After successful emergency surgery, Turk’s long-term prognosis was ultimately a case of good news and bad news: He was expected to make a full recovery, but his days of driving 7-second drag cars had come to an end. With the Blackbird Challenger’s rebuild already underway at that point, the team suddenly found themselves with a car, but no driver. “I hadn’t raced in a few years when Geoff rang me up,” Johnson recalls. “But I’m a Dodge guy – it’s all we’ve ever raced. Geoff is a Mopar guy as well, so it made sense for us to team up after he got hurt.”

While the car was rebuilt in record time, considering the severity of the crash and the recent parts sourcing difficulties that have affected the automotive industry, Johnson says that the first Factory X race at the U.S. Nationals in Indianapolis was a classic case of battling new-car gremlins.

“We didn’t make the first pass in the car until the Tuesday before Indy. It wasn’t quite sorted out when we made those first few runs, and later we found that the car was actually running on seven cylinders. After we got that figured out, the car suddenly had another 200 horsepower that it didn’t have during testing, so of course it blew the tires off in the first round of the event. The car’s been a little bit of a beast to sort out – with the little tire on the car it’s easy to get wheelspin. You really have to manage the power, especially in the first 20 feet of the track. But with every run we’ve made we’ve learned something, and the car keeps getting quicker.”

Turk's team had little time to test before the Indy Nationals following the thrash to rebuild Blackbird X over the summer. As a result, they struggled early on with chassis setup and engine issues, limiting their competitiveness in the first event of the year.

Johnson tells us that the Blackbird team has been doing a lot of testing between events to further sort the car out, and when he was unavailable to drive in the weeks leading up to the St. Louis event, Funny Car driver Alex Laughlin stepped in to help. “He really showed them what not to do with the car. They kept going in the same direction in terms of trying to figure out how to run the car down low, and it just wasn’t working. They couldn’t give it enough power to make good 60ft and 330ft times. And that’s when they decided to make a big chassis change – something that would allow the car to handle more power. And that’s what they accomplished.”

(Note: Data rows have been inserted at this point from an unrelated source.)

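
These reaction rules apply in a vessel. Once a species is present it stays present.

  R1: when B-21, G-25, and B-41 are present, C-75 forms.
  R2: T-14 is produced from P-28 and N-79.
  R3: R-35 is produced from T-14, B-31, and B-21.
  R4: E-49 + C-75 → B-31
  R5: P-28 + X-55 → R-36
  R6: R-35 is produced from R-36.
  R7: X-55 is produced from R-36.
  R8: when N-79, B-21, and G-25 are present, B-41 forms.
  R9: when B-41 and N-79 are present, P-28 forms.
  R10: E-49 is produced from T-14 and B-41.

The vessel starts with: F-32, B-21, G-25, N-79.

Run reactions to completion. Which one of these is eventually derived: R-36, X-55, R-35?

R-35

N-79, B-21, and G-25 present → B-41 forms (R8).
B-21, G-25, and B-41 present → C-75 forms (R1).
B-41 and N-79 present → P-28 forms (R9).
P-28 and N-79 present → T-14 forms (R2).
T-14 and B-41 present → E-49 forms (R10).
E-49 and C-75 present → B-31 forms (R4).
T-14, B-31, and B-21 present → R-35 forms (R3).
R-36 would need P-28 and X-55 (R5), but X-55 never forms. X-55 would need R-36 (R7), but R-36 never forms.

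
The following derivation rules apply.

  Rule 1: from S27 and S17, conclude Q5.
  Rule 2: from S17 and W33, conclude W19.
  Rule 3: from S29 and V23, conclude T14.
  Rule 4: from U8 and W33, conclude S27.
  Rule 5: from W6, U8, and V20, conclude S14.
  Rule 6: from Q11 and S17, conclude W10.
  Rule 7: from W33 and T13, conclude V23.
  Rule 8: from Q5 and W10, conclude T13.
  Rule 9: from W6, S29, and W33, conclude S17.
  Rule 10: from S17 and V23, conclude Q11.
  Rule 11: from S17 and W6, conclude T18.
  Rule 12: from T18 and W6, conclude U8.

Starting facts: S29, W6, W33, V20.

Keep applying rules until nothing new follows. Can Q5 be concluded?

Yes

W6, S29, and W33 hold, so S17 follows (Rule 9).
S17 and W6 hold, so T18 follows (Rule 11).
T18 and W6 hold, so U8 follows (Rule 12).
U8 and W33 hold, so S27 follows (Rule 4).
From S27 and S17, Rule 1 gives Q5.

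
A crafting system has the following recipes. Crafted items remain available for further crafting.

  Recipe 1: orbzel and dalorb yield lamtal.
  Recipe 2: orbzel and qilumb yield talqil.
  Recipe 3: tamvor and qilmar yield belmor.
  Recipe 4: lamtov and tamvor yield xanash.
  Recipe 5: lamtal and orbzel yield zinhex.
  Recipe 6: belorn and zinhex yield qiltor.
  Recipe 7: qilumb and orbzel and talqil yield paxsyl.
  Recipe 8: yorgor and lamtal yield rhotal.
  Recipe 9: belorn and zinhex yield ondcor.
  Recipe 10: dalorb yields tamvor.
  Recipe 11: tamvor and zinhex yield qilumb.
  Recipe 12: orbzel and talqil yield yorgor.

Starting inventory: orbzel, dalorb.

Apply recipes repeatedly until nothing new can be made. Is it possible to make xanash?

No

xanash would need lamtov and tamvor (Recipe 4), but lamtov is never obtained.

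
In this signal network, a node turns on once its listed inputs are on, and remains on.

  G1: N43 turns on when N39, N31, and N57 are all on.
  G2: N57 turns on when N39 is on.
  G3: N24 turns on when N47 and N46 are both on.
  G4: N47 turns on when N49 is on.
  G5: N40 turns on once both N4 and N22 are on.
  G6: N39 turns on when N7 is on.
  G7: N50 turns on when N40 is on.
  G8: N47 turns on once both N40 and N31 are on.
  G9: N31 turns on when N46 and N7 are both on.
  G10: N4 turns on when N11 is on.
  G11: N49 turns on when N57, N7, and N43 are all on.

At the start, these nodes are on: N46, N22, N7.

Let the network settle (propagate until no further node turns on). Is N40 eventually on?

No

N40 would need N4 and N22 (G5), but N4 never turns on.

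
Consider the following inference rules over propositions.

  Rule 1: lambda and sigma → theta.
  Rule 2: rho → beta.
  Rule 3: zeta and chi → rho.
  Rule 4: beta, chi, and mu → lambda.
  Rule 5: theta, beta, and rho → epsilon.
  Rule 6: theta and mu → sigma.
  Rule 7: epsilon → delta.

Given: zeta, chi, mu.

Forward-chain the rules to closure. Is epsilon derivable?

epsilon would need theta, beta, and rho (Rule 5), but theta is never established.

No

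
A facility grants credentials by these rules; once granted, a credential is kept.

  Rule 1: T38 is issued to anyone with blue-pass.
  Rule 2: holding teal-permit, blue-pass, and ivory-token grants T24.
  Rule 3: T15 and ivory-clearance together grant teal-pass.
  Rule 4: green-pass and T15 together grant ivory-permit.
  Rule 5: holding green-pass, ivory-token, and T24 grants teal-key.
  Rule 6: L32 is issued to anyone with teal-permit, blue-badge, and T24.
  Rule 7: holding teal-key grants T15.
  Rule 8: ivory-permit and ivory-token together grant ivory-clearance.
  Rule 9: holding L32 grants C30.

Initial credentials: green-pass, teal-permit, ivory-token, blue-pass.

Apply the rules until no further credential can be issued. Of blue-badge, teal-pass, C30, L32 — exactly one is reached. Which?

teal-pass

Holding teal-permit, blue-pass, and ivory-token grants T24 (Rule 2).
Holding green-pass, ivory-token, and T24 grants teal-key (Rule 5).
Holding teal-key grants T15 (Rule 7).
Holding green-pass and T15 grants ivory-permit (Rule 4).
Holding ivory-permit and ivory-token grants ivory-clearance (Rule 8).
Holding T15 and ivory-clearance grants teal-pass (Rule 3).
No rule produces blue-badge, and it is not given. C30 would need L32 (Rule 9), but L32 is never granted. L32 would need teal-permit, blue-badge, and T24 (Rule 6), but blue-badge is never granted.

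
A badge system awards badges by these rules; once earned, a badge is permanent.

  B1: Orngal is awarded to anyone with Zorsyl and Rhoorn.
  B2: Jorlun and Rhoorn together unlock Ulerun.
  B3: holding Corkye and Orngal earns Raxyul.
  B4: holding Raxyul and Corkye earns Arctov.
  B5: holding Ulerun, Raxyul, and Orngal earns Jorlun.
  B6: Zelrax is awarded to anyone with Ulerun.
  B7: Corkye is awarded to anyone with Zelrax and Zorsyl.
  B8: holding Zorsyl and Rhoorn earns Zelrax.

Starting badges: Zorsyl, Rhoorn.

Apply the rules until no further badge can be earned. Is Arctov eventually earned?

Yes

With Zorsyl and Rhoorn, Zelrax is earned (B8).
With Zorsyl and Rhoorn, Orngal is earned (B1).
With Zelrax and Zorsyl, Corkye is earned (B7).
With Corkye and Orngal, Raxyul is earned (B3).
With Raxyul and Corkye, Arctov is earned (B4).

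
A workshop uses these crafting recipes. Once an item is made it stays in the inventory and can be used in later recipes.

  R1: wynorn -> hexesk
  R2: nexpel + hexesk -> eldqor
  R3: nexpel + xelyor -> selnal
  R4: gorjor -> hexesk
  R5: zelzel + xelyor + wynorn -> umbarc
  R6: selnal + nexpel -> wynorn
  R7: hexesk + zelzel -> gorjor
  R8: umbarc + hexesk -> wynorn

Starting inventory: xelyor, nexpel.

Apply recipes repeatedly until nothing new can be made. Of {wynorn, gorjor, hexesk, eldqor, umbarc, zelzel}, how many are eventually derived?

Using R3, nexpel and xelyor make selnal.
selnal + nexpel -> wynorn (R6).
wynorn -> hexesk (R1).
Using R2, nexpel and hexesk make eldqor.
wynorn: reached.
gorjor would need hexesk and zelzel (R7), but zelzel is never obtained.
hexesk: reached.
eldqor: reached.
umbarc would need zelzel, xelyor, and wynorn (R5), but zelzel is never obtained.
No rule produces zelzel, and it is not given.
Reached: wynorn, hexesk, and eldqor — 3 of the 6.

3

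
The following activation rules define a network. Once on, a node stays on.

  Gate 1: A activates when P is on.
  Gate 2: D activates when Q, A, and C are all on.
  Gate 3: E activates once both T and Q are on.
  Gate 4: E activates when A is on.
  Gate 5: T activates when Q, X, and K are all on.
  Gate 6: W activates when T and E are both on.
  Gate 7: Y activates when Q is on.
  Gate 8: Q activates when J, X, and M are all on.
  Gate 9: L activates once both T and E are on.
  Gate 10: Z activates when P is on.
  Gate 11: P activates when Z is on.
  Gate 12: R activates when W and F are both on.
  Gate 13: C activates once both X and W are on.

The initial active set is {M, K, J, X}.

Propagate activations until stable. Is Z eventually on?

Z would need P (Gate 10), but P never turns on.

No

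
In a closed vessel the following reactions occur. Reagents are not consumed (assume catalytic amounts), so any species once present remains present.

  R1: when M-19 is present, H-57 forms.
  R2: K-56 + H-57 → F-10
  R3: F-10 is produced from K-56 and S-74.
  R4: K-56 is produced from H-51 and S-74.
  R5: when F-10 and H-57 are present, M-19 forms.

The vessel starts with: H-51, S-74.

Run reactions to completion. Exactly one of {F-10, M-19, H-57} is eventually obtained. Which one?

F-10

H-51 and S-74 present → K-56 forms (R4).
K-56 and S-74 present → F-10 forms (R3).
H-57 would need M-19 (R1), but M-19 never forms. M-19 would need F-10 and H-57 (R5), but H-57 never forms.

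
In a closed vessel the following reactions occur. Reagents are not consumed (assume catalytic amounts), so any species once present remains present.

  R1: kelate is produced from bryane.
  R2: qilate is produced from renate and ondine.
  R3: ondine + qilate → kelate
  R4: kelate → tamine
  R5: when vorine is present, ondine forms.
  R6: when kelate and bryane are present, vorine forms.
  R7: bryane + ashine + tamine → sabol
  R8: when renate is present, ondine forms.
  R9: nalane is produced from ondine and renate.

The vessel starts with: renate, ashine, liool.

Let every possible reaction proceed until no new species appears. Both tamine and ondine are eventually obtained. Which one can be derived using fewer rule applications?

ondine: renate present → ondine forms (R8). [1 rule application]
tamine: renate present → ondine forms (R8). renate and ondine present → qilate forms (R2). ondine and qilate present → kelate forms (R3). kelate present → tamine forms (R4). [4 rule applications]
ondine needs fewer.

ondine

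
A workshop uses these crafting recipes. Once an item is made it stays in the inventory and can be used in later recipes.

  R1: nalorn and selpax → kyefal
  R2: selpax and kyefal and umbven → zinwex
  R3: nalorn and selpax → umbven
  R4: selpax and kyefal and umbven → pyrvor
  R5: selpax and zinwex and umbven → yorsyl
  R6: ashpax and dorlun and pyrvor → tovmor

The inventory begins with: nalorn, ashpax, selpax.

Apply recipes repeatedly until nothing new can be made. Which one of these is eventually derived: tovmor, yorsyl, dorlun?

yorsyl

nalorn and selpax → kyefal (R1).
Using R3, nalorn and selpax make umbven.
Using R2, selpax, kyefal, and umbven make zinwex.
Using R5, selpax, zinwex, and umbven make yorsyl.
tovmor would need ashpax, dorlun, and pyrvor (R6), but dorlun is never obtained. No rule produces dorlun, and it is not given.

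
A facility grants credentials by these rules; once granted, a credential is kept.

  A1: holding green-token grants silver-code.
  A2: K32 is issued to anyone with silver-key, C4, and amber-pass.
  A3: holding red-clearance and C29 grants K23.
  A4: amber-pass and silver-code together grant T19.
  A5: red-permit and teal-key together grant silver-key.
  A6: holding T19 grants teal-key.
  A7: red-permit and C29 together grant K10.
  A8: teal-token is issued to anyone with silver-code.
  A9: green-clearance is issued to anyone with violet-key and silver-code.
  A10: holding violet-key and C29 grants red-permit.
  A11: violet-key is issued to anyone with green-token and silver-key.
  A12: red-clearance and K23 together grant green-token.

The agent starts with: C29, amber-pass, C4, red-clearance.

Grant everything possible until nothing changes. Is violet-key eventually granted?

No

violet-key would need green-token and silver-key (A11), but silver-key is never granted.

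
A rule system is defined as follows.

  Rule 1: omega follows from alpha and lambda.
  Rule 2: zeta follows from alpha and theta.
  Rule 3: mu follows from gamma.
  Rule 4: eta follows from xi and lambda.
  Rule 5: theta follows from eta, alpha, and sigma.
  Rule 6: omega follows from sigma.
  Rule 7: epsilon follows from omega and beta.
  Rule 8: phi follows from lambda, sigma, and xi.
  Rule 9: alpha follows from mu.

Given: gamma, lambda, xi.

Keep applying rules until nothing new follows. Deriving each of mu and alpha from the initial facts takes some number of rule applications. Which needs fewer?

mu

mu: From gamma, Rule 3 gives mu. [1 rule application]
alpha: gamma holds, so mu follows (Rule 3). From mu, Rule 9 gives alpha. [2 rule applications]
mu needs fewer.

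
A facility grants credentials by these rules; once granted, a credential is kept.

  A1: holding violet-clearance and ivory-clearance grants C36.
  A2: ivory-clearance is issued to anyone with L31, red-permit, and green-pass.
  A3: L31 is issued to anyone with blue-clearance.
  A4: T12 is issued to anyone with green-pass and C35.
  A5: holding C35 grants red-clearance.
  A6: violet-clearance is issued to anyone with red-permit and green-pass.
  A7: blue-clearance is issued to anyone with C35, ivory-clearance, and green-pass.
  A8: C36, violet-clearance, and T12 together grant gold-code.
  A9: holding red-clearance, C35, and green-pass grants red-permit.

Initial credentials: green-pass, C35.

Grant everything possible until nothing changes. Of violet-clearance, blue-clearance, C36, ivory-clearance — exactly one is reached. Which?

violet-clearance

Holding C35 grants red-clearance (A5).
Holding red-clearance, C35, and green-pass grants red-permit (A9).
Holding red-permit and green-pass grants violet-clearance (A6).
C36 would need violet-clearance and ivory-clearance (A1), but ivory-clearance is never granted. blue-clearance would need C35, ivory-clearance, and green-pass (A7), but ivory-clearance is never granted. ivory-clearance would need L31, red-permit, and green-pass (A2), but L31 is never granted.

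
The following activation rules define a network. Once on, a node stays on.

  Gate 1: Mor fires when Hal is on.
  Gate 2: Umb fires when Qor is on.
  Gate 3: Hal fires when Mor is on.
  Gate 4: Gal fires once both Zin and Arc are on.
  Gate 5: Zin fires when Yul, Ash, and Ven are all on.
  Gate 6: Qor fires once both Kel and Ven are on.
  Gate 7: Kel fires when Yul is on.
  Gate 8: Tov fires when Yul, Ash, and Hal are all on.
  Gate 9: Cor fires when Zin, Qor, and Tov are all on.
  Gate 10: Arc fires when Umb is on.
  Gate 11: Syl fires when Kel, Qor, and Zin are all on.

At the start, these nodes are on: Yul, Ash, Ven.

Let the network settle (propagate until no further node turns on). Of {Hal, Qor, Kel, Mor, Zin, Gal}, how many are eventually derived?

Gate 7: Yul on → Kel on.
Yul, Ash, and Ven are on, so Zin fires (Gate 5).
Gate 6: Kel and Ven on → Qor on.
Gate 2: Qor on → Umb on.
Gate 10: Umb on → Arc on.
Gate 4: Zin and Arc on → Gal on.
Hal would need Mor (Gate 3), but Mor never turns on.
Qor: reached.
Kel: reached.
Mor would need Hal (Gate 1), but Hal never turns on.
Zin: reached.
Gal: reached.
Reached: Qor, Kel, Zin, and Gal — 4 of the 6.

4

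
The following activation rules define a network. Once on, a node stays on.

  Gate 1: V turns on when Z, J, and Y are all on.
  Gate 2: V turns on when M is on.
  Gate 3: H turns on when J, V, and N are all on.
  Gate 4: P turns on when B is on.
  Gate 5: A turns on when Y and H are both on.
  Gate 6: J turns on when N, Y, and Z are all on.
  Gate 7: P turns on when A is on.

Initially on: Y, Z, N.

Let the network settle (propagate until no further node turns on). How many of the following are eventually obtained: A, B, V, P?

Gate 6: N, Y, and Z on → J on.
Z, J, and Y are on, so V turns on (Gate 1).
J, V, and N are on, so H turns on (Gate 3).
Y and H are on, so A turns on (Gate 5).
A is on, so P turns on (Gate 7).
A: reached.
No rule produces B, and it is not given.
V: reached.
P: reached.
Reached: A, V, and P — 3 of the 4.

3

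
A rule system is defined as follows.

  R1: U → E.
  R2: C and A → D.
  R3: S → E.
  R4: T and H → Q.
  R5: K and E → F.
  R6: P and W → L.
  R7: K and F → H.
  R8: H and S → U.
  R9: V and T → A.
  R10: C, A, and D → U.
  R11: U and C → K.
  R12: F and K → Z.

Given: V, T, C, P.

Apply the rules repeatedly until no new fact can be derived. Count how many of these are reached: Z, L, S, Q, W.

V and T hold, so A follows (R9).
From C and A, R2 gives D.
C, A, and D hold, so U follows (R10).
U and C hold, so K follows (R11).
From U, R1 gives E.
From K and E, R5 gives F.
From K and F, R7 gives H.
From F and K, R12 gives Z.
From T and H, R4 gives Q.
Z: reached.
L would need P and W (R6), but W is never established.
No rule produces S, and it is not given.
Q: reached.
No rule produces W, and it is not given.
Reached: Z and Q — 2 of the 5.

2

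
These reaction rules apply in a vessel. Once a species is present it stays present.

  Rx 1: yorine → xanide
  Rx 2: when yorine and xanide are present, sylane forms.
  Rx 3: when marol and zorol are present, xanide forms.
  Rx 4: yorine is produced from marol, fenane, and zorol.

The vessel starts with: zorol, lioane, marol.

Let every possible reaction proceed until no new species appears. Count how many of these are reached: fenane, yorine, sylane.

0

No rule produces fenane, and it is not given.
yorine would need marol, fenane, and zorol (Rx 4), but fenane never forms.
sylane would need yorine and xanide (Rx 2), but yorine never forms.
None of the 3 are reached.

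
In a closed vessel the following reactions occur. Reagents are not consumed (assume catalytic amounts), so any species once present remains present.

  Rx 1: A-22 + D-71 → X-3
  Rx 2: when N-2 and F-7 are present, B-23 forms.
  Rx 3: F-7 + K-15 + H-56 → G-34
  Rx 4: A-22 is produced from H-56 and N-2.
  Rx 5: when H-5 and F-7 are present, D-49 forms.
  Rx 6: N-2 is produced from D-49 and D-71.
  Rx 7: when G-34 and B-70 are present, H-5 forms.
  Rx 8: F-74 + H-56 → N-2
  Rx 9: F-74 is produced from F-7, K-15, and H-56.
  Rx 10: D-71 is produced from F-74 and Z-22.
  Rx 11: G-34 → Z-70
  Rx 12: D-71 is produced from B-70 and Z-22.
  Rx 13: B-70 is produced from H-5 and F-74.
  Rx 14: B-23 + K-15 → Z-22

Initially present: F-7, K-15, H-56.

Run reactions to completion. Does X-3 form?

F-7, K-15, and H-56 present → F-74 forms (Rx 9).
F-74 and H-56 present → N-2 forms (Rx 8).
N-2 and F-7 present → B-23 forms (Rx 2).
H-56 and N-2 present → A-22 forms (Rx 4).
B-23 and K-15 present → Z-22 forms (Rx 14).
F-74 and Z-22 present → D-71 forms (Rx 10).
A-22 and D-71 present → X-3 forms (Rx 1).

Yes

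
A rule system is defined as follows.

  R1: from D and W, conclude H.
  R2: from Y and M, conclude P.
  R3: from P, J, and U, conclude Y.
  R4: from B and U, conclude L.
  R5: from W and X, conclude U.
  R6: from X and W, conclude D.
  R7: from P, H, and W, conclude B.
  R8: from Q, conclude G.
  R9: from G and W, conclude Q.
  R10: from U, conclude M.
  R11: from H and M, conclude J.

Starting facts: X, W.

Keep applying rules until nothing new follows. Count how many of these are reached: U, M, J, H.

4

From X and W, R6 gives D.
W and X hold, so U follows (R5).
D and W hold, so H follows (R1).
U holds, so M follows (R10).
From H and M, R11 gives J.
U: reached.
M: reached.
J: reached.
H: reached.
All 4 are reached.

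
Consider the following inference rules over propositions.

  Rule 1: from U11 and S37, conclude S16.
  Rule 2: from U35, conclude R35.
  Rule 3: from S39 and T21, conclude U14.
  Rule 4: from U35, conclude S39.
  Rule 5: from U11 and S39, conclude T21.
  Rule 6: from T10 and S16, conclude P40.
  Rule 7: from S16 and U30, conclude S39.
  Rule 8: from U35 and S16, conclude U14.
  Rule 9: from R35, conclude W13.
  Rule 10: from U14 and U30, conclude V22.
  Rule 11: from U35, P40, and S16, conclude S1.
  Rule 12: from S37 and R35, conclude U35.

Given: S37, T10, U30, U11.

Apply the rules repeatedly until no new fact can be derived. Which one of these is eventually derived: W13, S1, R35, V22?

From U11 and S37, Rule 1 gives S16.
From S16 and U30, Rule 7 gives S39.
From U11 and S39, Rule 5 gives T21.
S39 and T21 hold, so U14 follows (Rule 3).
U14 and U30 hold, so V22 follows (Rule 10).
R35 would need U35 (Rule 2), but U35 is never established. W13 would need R35 (Rule 9), but R35 is never established. S1 would need U35, P40, and S16 (Rule 11), but U35 is never established.

V22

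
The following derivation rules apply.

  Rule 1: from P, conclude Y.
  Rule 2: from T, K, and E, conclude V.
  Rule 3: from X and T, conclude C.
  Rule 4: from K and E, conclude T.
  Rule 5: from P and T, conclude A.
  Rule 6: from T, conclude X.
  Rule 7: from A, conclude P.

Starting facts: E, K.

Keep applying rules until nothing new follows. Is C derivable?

From K and E, Rule 4 gives T.
From T, Rule 6 gives X.
X and T hold, so C follows (Rule 3).

Yes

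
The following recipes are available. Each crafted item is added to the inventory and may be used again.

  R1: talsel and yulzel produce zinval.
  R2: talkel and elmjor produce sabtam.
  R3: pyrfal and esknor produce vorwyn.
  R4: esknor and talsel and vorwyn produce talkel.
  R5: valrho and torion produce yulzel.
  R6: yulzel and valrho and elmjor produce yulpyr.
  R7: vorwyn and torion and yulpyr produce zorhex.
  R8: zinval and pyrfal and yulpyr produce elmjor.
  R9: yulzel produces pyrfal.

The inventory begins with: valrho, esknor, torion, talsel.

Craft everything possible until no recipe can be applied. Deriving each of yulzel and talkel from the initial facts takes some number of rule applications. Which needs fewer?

yulzel

yulzel: Using R5, valrho and torion make yulzel. [1 rule application]
talkel: Using R5, valrho and torion make yulzel. yulzel → pyrfal (R9). pyrfal and esknor → vorwyn (R3). esknor and talsel and vorwyn → talkel (R4). [4 rule applications]
yulzel needs fewer.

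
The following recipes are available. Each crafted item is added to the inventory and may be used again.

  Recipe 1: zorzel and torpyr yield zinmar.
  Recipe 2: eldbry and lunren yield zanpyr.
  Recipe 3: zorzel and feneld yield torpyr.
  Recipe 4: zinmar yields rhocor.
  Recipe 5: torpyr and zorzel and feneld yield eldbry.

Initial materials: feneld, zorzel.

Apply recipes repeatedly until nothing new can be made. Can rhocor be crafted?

Using Recipe 3, zorzel and feneld make torpyr.
Using Recipe 1, zorzel and torpyr make zinmar.
Using Recipe 4, zinmar makes rhocor.

Yes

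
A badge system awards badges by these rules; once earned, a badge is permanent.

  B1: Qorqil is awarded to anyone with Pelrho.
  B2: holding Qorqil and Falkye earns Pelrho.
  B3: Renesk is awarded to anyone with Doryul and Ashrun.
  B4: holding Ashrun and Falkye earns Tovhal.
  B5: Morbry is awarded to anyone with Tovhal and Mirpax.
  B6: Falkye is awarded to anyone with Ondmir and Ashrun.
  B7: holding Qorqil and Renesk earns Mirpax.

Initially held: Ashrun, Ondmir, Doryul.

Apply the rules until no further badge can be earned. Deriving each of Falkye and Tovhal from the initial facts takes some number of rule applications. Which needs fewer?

Falkye: With Ondmir and Ashrun, Falkye is earned (B6). [1 rule application]
Tovhal: With Ondmir and Ashrun, Falkye is earned (B6). With Ashrun and Falkye, Tovhal is earned (B4). [2 rule applications]
Falkye needs fewer.

Falkye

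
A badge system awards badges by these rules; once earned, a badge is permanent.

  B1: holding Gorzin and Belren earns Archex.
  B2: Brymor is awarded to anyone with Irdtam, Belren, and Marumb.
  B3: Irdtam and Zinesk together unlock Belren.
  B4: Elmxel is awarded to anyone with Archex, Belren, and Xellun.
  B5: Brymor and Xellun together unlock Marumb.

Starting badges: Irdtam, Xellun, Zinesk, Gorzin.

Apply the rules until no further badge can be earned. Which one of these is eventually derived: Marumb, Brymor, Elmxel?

With Irdtam and Zinesk, Belren is earned (B3).
With Gorzin and Belren, Archex is earned (B1).
With Archex, Belren, and Xellun, Elmxel is earned (B4).
Marumb would need Brymor and Xellun (B5), but Brymor is never earned. Brymor would need Irdtam, Belren, and Marumb (B2), but Marumb is never earned.

Elmxel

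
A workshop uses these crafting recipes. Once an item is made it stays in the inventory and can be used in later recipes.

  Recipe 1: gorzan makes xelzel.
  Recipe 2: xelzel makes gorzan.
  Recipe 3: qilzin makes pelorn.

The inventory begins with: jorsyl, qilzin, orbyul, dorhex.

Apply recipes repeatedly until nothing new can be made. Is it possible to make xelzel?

xelzel would need gorzan (Recipe 1), but gorzan is never obtained.

No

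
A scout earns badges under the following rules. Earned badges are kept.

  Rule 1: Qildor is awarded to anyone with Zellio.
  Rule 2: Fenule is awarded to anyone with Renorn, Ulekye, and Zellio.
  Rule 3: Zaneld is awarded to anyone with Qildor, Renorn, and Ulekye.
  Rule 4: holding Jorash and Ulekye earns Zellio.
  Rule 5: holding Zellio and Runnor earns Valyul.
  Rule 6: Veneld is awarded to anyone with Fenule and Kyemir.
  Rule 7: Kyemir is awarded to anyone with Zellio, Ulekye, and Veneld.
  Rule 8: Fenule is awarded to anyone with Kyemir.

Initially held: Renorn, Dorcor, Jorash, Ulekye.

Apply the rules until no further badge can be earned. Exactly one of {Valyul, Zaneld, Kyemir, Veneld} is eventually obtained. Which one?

Zaneld

With Jorash and Ulekye, Zellio is earned (Rule 4).
With Zellio, Qildor is earned (Rule 1).
With Qildor, Renorn, and Ulekye, Zaneld is earned (Rule 3).
Valyul would need Zellio and Runnor (Rule 5), but Runnor is never earned. Kyemir would need Zellio, Ulekye, and Veneld (Rule 7), but Veneld is never earned. Veneld would need Fenule and Kyemir (Rule 6), but Kyemir is never earned.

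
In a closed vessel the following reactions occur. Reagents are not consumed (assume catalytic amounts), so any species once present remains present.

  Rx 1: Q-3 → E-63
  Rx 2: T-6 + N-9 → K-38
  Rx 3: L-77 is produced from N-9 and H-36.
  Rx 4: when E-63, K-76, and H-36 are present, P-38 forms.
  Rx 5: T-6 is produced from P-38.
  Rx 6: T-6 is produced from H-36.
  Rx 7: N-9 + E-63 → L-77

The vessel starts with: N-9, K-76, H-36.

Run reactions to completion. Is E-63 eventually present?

E-63 would need Q-3 (Rx 1), but Q-3 never forms.

No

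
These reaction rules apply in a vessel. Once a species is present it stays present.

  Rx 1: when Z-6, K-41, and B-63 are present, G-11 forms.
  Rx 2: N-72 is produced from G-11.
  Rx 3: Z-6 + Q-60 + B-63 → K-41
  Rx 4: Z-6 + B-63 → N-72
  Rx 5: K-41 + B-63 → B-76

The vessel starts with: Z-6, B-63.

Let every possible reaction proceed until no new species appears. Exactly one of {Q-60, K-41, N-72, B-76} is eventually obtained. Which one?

N-72

Z-6 and B-63 present → N-72 forms (Rx 4).
No rule produces Q-60, and it is not given. K-41 would need Z-6, Q-60, and B-63 (Rx 3), but Q-60 never forms. B-76 would need K-41 and B-63 (Rx 5), but K-41 never forms.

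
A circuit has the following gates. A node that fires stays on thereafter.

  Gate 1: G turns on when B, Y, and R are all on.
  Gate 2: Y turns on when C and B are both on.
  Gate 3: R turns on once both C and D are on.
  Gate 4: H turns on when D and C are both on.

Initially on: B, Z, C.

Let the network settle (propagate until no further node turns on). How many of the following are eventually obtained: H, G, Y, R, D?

Gate 2: C and B on → Y on.
H would need D and C (Gate 4), but D never turns on.
G would need B, Y, and R (Gate 1), but R never turns on.
Y: reached.
R would need C and D (Gate 3), but D never turns on.
No rule produces D, and it is not given.
Reached: Y — 1 of the 5.

1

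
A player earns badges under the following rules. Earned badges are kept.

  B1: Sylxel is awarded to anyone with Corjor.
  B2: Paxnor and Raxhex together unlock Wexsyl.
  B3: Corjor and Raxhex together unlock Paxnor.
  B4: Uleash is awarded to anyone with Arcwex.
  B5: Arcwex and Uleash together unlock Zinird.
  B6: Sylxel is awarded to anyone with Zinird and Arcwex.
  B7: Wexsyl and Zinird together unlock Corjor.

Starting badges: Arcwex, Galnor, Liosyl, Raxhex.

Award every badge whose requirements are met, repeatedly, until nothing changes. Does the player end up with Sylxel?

Yes

With Arcwex, Uleash is earned (B4).
With Arcwex and Uleash, Zinird is earned (B5).
With Zinird and Arcwex, Sylxel is earned (B6).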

Although a bad MAP sensor made the team’s first pass at St. Louis a wash, things turned around in dramatic fashion for the second round.

“We weren’t necessarily gunning for a 200-mph run in that round, but Geoff does all the tuning and he thought we could do it,” Johnson says. “I remember getting on the mic after we made the run and saying, ‘Now that felt like a race car, guys!’ That chassis adjustment just made everything click. We were able to put more power to the ground.”

To catch up to the rest of the Factory X field, testing, tuning, and development became a major priority for the team. When Johnson wasn't available for test sessions, Funny Car driver Alex Laughlin filled in. His work with the team helped reveal shortcomings in their overall chassis setup, which paved the way for the breakthrough 200 mph pass at World Wide Technology Raceway.

While the car is running better than ever, he notes that there’s likely still some room for further improvement. “With a new class like this, it’s a learning process for everyone. Nobody has ever raced this combination before, so there isn’t an established formula to work from.”

The final race of the NHRA Factory X presented by Holley season will take place at NHRA Nevada Nationals at The Strip at Las Vegas Motor Speedway Oct. 26–29. In the weeks leading up to the event, Johnson says the team will focus on finishing up some odds and ends as they set their sights on the next target. “One of the big goals is also to be the first team in the 6s. I think Geoff would love to see someone put out a bounty for that in the same way that Jesel did for 200 mph. In the meantime I’m sure he’ll be in the engine shop, hunting for more power.”